1. La Commissione per le libertà civili, la giustizia e gli affari interni (LIBE) del Parlamento europeo ha presentato il 20 maggio 2013 i suoi emendamenti alla proposta di direttiva della Commissione europea COM(2012) 85, datata 12 marzo 2012, relativa al congelamento e alla confisca dei proventi di reato, proposta che peraltro seguiva ad una richiesta d'iniziativa legislativa rivolta alla Commissione europea da parte dello stesso Parlamento nell'ottobre 2011. Sebbene sul testo emendato debba ancora pronunciarsi l'assemblea plenaria del Parlamento, che così esprimerà la posizione dell'organo in prima lettura ai sensi dell'art. 294 del TFUE (procedura legislativa ordinaria), la rilevanza delle modifiche apportate (nonché l'ampia maggioranza raggiunta in Commissione LIBE) suggeriscono l'opportunità di formulare alcune brevi note di commento.

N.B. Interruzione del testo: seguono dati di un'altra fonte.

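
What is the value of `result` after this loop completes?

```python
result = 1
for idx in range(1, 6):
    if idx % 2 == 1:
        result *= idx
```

Product of odd numbers 1 to 5
`result` takes the values: 1 → 3 → 15

Answer: 15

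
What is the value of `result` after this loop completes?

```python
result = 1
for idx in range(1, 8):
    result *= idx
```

7! = 5040
`result` takes the values: 1 → 2 → 6 → 24 → 120 → 720 → 5040

Answer: 5040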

Come si avrà modo di vedere, infatti, il numero ed il contenuto degli emendamenti proposti comporta una significativa modifica del testo iniziale e, in particolare, l'elaborazione di un modello di confisca alquanto diverso (e più incisivo) di quello originariamente "pensato" dalla Commissione europea che, eppure, nel suo documento di sintesi sulla valutazione d'impatto SWS(2012) 32 chiariva che, tra le varie soluzioni possibili, era stata accolta proprio l'opzione "legislativa massima" (ossia volta a prevedere i poteri di confisca più estesi).

 

2. La proposta di direttiva formulata dalla Commissione europea si compone di 22 consideranda e 16 articoli, il cui contenuto è illustrato e motivato da un'ampia relazione iniziale.

La relazione (e poi i consideranda) si aprono con l'individuazione delle ragioni e degli obiettivi della direttiva, riconosciuti rispettivamente nell'esigenza di recuperare i proventi della criminalità organizzata transfrontaliera e nella predisposizione di norme minime di armonizzazione in materia di congelamento e confisca di tali proventi, oltre che nella promozione di forme di riconoscimento dei provvedimenti e cooperazione reciproca tra Stati.

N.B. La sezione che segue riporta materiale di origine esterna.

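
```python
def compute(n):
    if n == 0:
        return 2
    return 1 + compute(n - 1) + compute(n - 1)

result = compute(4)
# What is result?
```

compute(n) = 1 + 2·compute(n-1), compute(0)=2. Closed form: (2+1)·2^4 - 1 = 47.

Answer: 47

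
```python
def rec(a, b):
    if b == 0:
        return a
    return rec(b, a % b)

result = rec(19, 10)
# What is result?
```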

La direttiva intende così "ereditare" e sviluppare le politiche già perseguite nelle diverse decisioni-quadro adottate nell'ambito del "vecchio" terzo pilastro dell'Unione europea in materia di confisca; tra queste, in particolare, sono espressamente richiamate le decisioni nn. 2001/500/GAI, 2005/212/GAI, 2003/577/GAI, 2006/783/GAI.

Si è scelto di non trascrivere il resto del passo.